JPMorgan's Earnings And Revenue Down Due To "Industry-Wide Headwinds"

JPMorgan Chase reported a $5.3 billion profit and $23.9 billion in revenue, both missing analysts' expectatations.

What many analysts expected to be a weak first quarter for Wall Street's earning got off to an even worse start, with the country's biggest bank, JPMorgan Chase, missing expectations on both revenue and profit. The bank reported revenue of $23.9 billion and net income of $5.27 billion, or $1.28 a share, well below the expectations of analysts polled by Bloomberg who predicted $1.38 a share of earnings. The results also reflected a less profitable business than a year ago, when the bank reported earnings of $6.53 billion, and $1.59 a share — a 19% drop.

The decrease was driven by a dive of revenue, which fell 8%, or $2 billion, from a year ago. Some of the biggest decreases in revenue were in the bank's bond and fixed income trading division, whose $3.8 billion in revenue was down 21% from the year before thanks to "weaker performance across most products and lower levels of client activity compared to a stronger prior year."

Overall, trading and markets revenue were down 17% on the year. JPMorgan's Chief Financial Officer Marianne Lake said in a conference call with analysts that there was no "meaningful pickup in activity in March, so it's reasonable to expect" that the weakness in trading would continue at least into the beginning of the second quarter.

Analysts expect to see major declines in fixed income trading, once the lifeblood of big-bank profits, across Wall Street as the banks report their earnings for the year. Overall trading revenue was expected to decline about 15% for the bank.

Dimon, however, pushed back against an analyst who suggested that JPMorgan'srevenue in trading and capital markets might be on a permanent downward trend: "I don't look at the $5 billion in markets revenue and cry in my soup. I think it's a pretty good business," Dimon said, "It's a good business. It will grow overtime, and it will have some secular adjustments."

JPMorgan is also one of the country's largest mortgage lenders and that business too saw large declines in revenue, as it has across the entire industry in the last year. JPMorgan's mortgage business had $514 million in revenue this quarter compared to $1.45 billion in the first quarter of last year, a 65% decrease.

"JPMorgan Chase had a good start to the year, given there were industry-wide headwinds in Markets and Mortgage," JPMorgan CEO Jamie Dimon said in a statement.

The fall in profits and revenue comes after a year that Dimon described in his shareholder letter as "the most painful, difficult and nerve-wracking experience that I have ever dealt with professionally was trying to resolve the legal issues we had this past year."

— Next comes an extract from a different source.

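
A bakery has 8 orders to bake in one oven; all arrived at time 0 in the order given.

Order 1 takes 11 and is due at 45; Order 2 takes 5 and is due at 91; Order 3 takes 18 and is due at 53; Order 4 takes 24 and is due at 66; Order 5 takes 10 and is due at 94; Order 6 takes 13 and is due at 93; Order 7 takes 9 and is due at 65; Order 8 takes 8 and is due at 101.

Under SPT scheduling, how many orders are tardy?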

The bank continued its belt-tightening, with its total staff falling to 247,000, down 8,900 from the same time last year. This is despite a massive increase in the number of employees who work on compliance for the bank.

In his letter to shareholders, Dimon said that JPMorgan had added 13,000 employees who work on regulatory issues and internal controls since the beginning of 2012. In contrast, JPMorgan's community and consumer bank, which includes its mortgage business, has shed over 15,000 employees in the last year, 14,000 of which came from the bank's mortgage division.

As a whole, JPMorgan had a compensation cost of $7.86 billion, down from $8.4 billion in the first quarter of 2013. One area where the bank added no material expenses was in litigation.

Thanks to a $9.15 billion pre-tax charge in the third quarter of last year, the bank suffered its first loss under Dimon's watch. JPMorgan last year paid over $20 billion last year in settlements, fines, and compensation to investors to resolve legal issues stemming for its sales of mortgage-backed securities, the massive 2012 loss in a derivatives trades known as the "London Whale," and its banking relationship with Bernie Madoff. Its booked legal expense was $11.1 billion, which came straight out of its earnings. This quarter, any additional legal expense was not material to its earnings.

"It feels good have a quarter with such a small number and have put such large issues behind us," Lake told analysts on the conference call. "However, I want to remind you that we still expect legal expenses to be lumpy quarter over quarter for the next couple years as we work through remaining issues.

Update: This piece has been updated with comments from Marianne Lake from the bank's conference call.